Other critics of the uprising have said suicide bombings and shootings weakened the Palestinians' international standing at a time when the West was becoming increasingly sensitive to the threat of terrorism.

Dahlan was security chief under Abbas, who stepped down after Arafat failed to relinquish control over security forces. Dahlan, who had the support of the United States, will not be in the Qureia government.

The new Cabinet was presented to Arafat's Fatah movement on Saturday. An Arafat loyalist, Nasser Yousef, will serve as interior minister, a job that grants him control over part of the security branches, with the rest commanded directly by Arafat, who also presides over a new 12-member National Security Council.

The composition of the Cabinet was relatively smooth, though Saeb Erekat, an Arafat stalwart, said he didn't know yet whether he would accept the job of minister of negotiations with Israel.

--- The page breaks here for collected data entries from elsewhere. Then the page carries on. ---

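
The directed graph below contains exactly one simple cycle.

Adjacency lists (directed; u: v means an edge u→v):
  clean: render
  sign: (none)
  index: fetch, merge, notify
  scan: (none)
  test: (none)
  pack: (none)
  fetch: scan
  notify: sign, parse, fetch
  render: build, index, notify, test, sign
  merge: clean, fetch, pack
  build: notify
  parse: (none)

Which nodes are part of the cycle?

clean, index, merge, render

DFS with gray/black marking from render:
render gray
  build gray
    notify gray
      sign gray
      sign black
      parse gray
      parse black
      fetch gray
        scan gray
        scan black
      fetch black
    notify black
  build black
  index gray
    index→fetch: fetch black — skip
    merge gray
      clean gray
        clean→render: render is gray → back edge
Back edge closes the cycle render → index → merge → clean → render; its vertices are {clean, index, merge, render}.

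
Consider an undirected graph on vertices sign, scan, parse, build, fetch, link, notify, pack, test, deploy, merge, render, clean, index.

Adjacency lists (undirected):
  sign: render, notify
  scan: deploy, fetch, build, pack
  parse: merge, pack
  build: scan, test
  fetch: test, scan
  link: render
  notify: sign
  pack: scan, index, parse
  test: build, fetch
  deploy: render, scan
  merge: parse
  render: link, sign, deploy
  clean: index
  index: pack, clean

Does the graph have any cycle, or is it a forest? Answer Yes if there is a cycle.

DFS, tracking each vertex's parent; an edge to a visited non-parent vertex closes a cycle.
Start from clean:
visit clean (parent –)
  visit index (parent clean)
    visit pack (parent index)
      visit scan (parent pack)
        visit deploy (parent scan)
          visit render (parent deploy)
            visit link (parent render)
              link–render: parent, skip
            visit sign (parent render)
              sign–render: parent, skip
              visit notify (parent sign)
                notify–sign: parent, skip
            render–deploy: parent, skip
          deploy–scan: parent, skip
        visit fetch (parent scan)
          visit test (parent fetch)
            visit build (parent test)
              build–scan: scan visited and ≠ parent → cycle
Cycle: scan – fetch – test – build – scan.

Yes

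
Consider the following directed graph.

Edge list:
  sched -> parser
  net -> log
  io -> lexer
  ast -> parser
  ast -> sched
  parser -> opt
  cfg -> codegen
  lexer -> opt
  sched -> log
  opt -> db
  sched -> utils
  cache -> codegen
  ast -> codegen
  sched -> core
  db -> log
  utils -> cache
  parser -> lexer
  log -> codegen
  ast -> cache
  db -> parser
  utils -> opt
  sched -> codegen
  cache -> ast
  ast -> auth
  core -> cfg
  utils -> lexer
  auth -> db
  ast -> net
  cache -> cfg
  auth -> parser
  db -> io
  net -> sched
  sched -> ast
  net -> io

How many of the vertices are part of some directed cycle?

10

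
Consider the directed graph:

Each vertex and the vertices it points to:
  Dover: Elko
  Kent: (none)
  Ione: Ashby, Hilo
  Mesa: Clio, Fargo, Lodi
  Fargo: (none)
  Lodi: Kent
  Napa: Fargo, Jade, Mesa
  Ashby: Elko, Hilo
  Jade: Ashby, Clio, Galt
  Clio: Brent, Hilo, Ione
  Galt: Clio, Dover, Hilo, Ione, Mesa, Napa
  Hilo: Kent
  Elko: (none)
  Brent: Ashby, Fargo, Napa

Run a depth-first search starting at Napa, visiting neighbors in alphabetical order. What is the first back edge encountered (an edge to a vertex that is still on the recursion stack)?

DFS from Napa (visiting neighbors in alphabetical order); mark gray on enter, black on exit:
Napa gray
  Fargo gray
  Fargo black
  Jade gray
    Ashby gray
      Elko gray
      Elko black
      Hilo gray
        Kent gray
        Kent black
      Hilo black
    Ashby black
    Clio gray
      Brent gray
        Brent→Ashby: Ashby black — skip
        Brent→Fargo: Fargo black — skip
        Brent→Napa: Napa is gray → back edge
First back edge: Brent → Napa.

Brent→Napa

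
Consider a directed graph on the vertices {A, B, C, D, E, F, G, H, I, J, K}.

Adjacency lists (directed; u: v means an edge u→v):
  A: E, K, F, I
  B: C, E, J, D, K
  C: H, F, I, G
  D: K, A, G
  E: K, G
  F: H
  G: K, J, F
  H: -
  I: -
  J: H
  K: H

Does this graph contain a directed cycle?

No

DFS with white/gray/black marking, starting from F:
F gray
  H gray
  H black
F black
A gray
  E gray
    K gray
      K→H: H black — skip
    K black
    G gray
      G→K: K black — skip
      J gray
        J→H: H black — skip
      J black
      G→F: F black — skip
    G black
  E black
  A→K: K black — skip
  A→F: F black — skip
  I gray
  I black
A black
B gray
  C gray
    C→H: H black — skip
    C→F: F black — skip
    C→I: I black — skip
    C→G: G black — skip
  C black
  B→E: E black — skip
  B→J: J black — skip
  D gray
    D→K: K black — skip
    D→A: A black — skip
    D→G: G black — skip
  D black
  B→K: K black — skip
B black
Every edge goes to a white or black vertex — no back edge, so the graph is acyclic.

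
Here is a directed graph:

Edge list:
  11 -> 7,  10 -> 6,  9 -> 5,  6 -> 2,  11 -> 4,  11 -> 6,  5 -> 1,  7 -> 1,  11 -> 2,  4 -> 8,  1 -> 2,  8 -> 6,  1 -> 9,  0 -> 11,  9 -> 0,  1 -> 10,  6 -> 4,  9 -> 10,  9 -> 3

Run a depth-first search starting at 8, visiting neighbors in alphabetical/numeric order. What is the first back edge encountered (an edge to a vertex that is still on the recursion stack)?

DFS from 8 (visiting neighbors in alphabetical/numeric order); mark gray on enter, black on exit:
8 gray
  6 gray
    2 gray
    2 black
    4 gray
      4→8: 8 is gray → back edge
First back edge: 4 → 8.

4->8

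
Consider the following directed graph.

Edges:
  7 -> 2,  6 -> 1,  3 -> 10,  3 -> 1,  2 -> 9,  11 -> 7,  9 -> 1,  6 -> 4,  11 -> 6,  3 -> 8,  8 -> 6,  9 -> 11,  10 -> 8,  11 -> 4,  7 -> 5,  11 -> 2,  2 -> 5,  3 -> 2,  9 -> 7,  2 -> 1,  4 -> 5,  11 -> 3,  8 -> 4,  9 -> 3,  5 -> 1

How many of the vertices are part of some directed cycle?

5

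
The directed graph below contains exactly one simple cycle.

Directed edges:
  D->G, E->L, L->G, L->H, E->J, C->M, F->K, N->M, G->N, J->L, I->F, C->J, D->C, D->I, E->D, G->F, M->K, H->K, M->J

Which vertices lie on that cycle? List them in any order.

DFS with gray/black marking from L:
L gray
  G gray
    N gray
      M gray
        K gray
        K black
        J gray
          J→L: L is gray → back edge
Back edge closes the cycle L → G → N → M → J → L; its vertices are {G, J, L, M, N}.

G, J, L, M, N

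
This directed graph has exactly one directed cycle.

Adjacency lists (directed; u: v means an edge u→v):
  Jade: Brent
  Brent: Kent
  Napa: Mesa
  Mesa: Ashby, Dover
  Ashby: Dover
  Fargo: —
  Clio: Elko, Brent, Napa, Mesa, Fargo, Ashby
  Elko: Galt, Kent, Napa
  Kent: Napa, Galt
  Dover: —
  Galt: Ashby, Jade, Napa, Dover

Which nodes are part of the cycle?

DFS with gray/black marking from Brent:
Brent gray
  Kent gray
    Napa gray
      Mesa gray
        Ashby gray
          Dover gray
          Dover black
        Ashby black
        Mesa→Dover: Dover black — skip
      Mesa black
    Napa black
    Galt gray
      Galt→Ashby: Ashby black — skip
      Jade gray
        Jade→Brent: Brent is gray → back edge
Back edge closes the cycle Brent → Kent → Galt → Jade → Brent; its vertices are {Galt, Jade, Kent, Brent}.

Galt, Jade, Kent, Brent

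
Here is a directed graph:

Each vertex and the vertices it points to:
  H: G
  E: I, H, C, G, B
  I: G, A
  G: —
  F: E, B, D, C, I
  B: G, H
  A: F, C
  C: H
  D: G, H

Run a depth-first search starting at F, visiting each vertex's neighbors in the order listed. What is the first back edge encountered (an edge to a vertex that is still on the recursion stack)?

DFS from F (visiting each vertex's neighbors in the order listed); mark gray on enter, black on exit:
F gray
  E gray
    I gray
      G gray
      G black
      A gray
        A→F: F is gray → back edge
First back edge: A → F.

A→F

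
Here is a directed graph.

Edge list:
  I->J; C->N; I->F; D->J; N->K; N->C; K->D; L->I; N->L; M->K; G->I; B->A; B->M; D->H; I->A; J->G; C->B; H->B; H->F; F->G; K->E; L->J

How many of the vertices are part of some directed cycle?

11

A vertex is on a directed cycle iff it belongs to a strongly connected component of size ≥ 2 (or has a self-loop).
The vertices on cycles are {B, C, D, F, G, H, I, J, K, M, N} — 11 in total.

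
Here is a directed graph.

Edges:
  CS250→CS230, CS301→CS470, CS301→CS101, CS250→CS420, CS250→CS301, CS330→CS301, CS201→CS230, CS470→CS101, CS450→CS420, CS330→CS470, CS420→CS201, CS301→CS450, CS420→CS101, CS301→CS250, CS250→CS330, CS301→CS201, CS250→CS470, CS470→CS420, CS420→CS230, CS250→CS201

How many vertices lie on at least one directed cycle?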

Qureia, who says he wants a broad Cabinet, was rebuffed by a radical PLO faction, the Popular Front for the Liberation of Palestine, or PFLP.

On Sunday, Qureia met with the group's leader, Ahmed Saadat, in a West Bank jail, where Saadat is being held under U.S. and British supervision for his alleged role in the assassination of an Israeli Cabinet minister in 2001.

Saadat told Qureia his group would not join the Cabinet, officials said.

At Barghouti's trial, judges said Monday that legal proceedings would not be completed by Nov. 10 as planned. Palestinian sources have said Barghouti tops a list of hundreds of inmates whose release the Lebanese guerrilla group Hezbollah is seeking as part of a prisoner swap with Israel. However, Israeli Prime Minister Ariel Sharon and other officials have said Barghouti would not be released.

Kadoura Fares, a Fatah legislator, said some 400 Palestinian prisoners would be released in a German-brokered prisoner swap between Israel and Hezbollah.

Israel and Lebanon are negotiating the release of an Israeli businessman and the bodies of three Israeli soldiers, all captured in October 2000, in exchange for Palestinian, Lebanese and Syrian prisoners.